Well, with my mother, I am generally at a 5. I don’t feel she “gets” me, but we do get along okay. Like I said when discussing mother as source, I don’t feel that I’m made of her, but she isn’t from another planet either. Or maybe she’s from Venus. I mean, we’re not constantly disconnected.

Over the years, my sense of connectedness to my mother has stayed the same. I never quite felt like we had a strong bond, but I didn’t feel totally alienated either.

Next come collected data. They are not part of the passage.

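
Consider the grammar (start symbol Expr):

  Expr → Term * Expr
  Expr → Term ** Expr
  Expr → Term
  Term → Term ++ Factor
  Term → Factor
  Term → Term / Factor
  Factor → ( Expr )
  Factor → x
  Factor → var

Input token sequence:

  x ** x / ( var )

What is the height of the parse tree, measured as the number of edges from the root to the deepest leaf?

7

[Expr [Term [Factor x]] ** [Expr [Term [Term [Factor x]] / [Factor ( [Expr [Term [Factor var]]] )]]]]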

My father is a different story. We had a strong connection, maybe around 8, when I was a child. Now we’re at a 3 at best. Like I said in my mother as source post, as a child, I saw my father as the embodiment of intelligence, success and well what other positive characteristics are there really? When I got to question his having sole ownership of the truth at around age 15, things started to change. Or did things change earlier on? I’m not sure.

Another question is about bodily contact. This is where I get to question whether the schism occurred earlier than age 15. When I was a young child, my father definitely did give both my sister and me lots of opportunities for bodily contact. I remember when my sister and I were little, my father would wrap us in a towel and drag us to our bedroom. He called this “swordfish” and my sister always asked for “sordsish”.

My mother says that, around age 7 or 8, I stopped wanting to sit in my parents’ lap. From then on, bodily contact like hugging or good-night kisses was very ritualistic. I remember around age 11, being forced to read a certain number of pages in Braille if I wanted a good-night kiss. This at the time felt very distressing. I haven’t studied emotional development except in the context of intellectual disability, so I have really no idea whether it’s normal to still want good-night kisses at that age. I guess not.

As a side note, I did initiate physical contact such as hand-holding with practically every adult until I was at least 12. In my psych eval report from age 11, the ed psych notes that I claim not to need a cane but grab her hand immediately anyway. That first bit was no doubt related to my difficult accepting my blindness, but I don’t think the second bit is fully. Even as an adult, I truly crave physical contact and am a bit indiscriminate in who can give it to me. I mean, I am pretty clear that no male staff can provide me with physical comfort (or help me with personal care). With regards to female staff though (and the entire current staff of my home is female), I do accept physical comfort. I honestly don’t know how my husband feels about this.

PoCoLo
Keep Calm and Carry On Linking Sunday

7 thoughts on “Mother As Place of Attachment

  1. This sounds like this is causing you a lot of anguish. I hope you are seeing a counsellor too? I think we process things from one perspective (our own) but sometimes another view can make us see it from the other persons, and then reprocess it with a different outcome (or at least in a way that is productive to us)? Take care of yourself. We humans are very complex and very fragile. Life is more complicated than we were ever led to believe. #KCACOLS

    Liked by 1 person

  2. Family relationships can be so complex it is easy to struggle to make sense of them all. Especially when they change. Physical contact is a funny one, I often avoid physical contact now as an adult because I am self conscious about it. I love that my 4 year old constantly wants physical contact, my 6 year old is beginning to draw away from it and its hard for me to know when to make contact with him and when not at the moment. As Lydia says above humans are very complex. Thanks so much for linking up at #KCACOLS. Hope you come back again next time

    Liked by 1 person

  3. It is very interesting to read about other people’s childhood experiences. I guess we all experience different things. I am a very touchy person but I am not sure if this is more a culture thing. I am Latin and we all love to cuddle. I am like that with my girls and they love it too so it could be a cultural background too. I hope writing about it helps you to feel better. Take care of yourself 🙂 x #kcacols

    Liked by 1 person

    1. Thanks so much for stopping by! Yes, I know some cultures are more touch-oriented than others. Dutch people for example aren’t very touchy I think, though it definitely depends and this idea could be shaped by my own experience. As for writing, it definitely helps.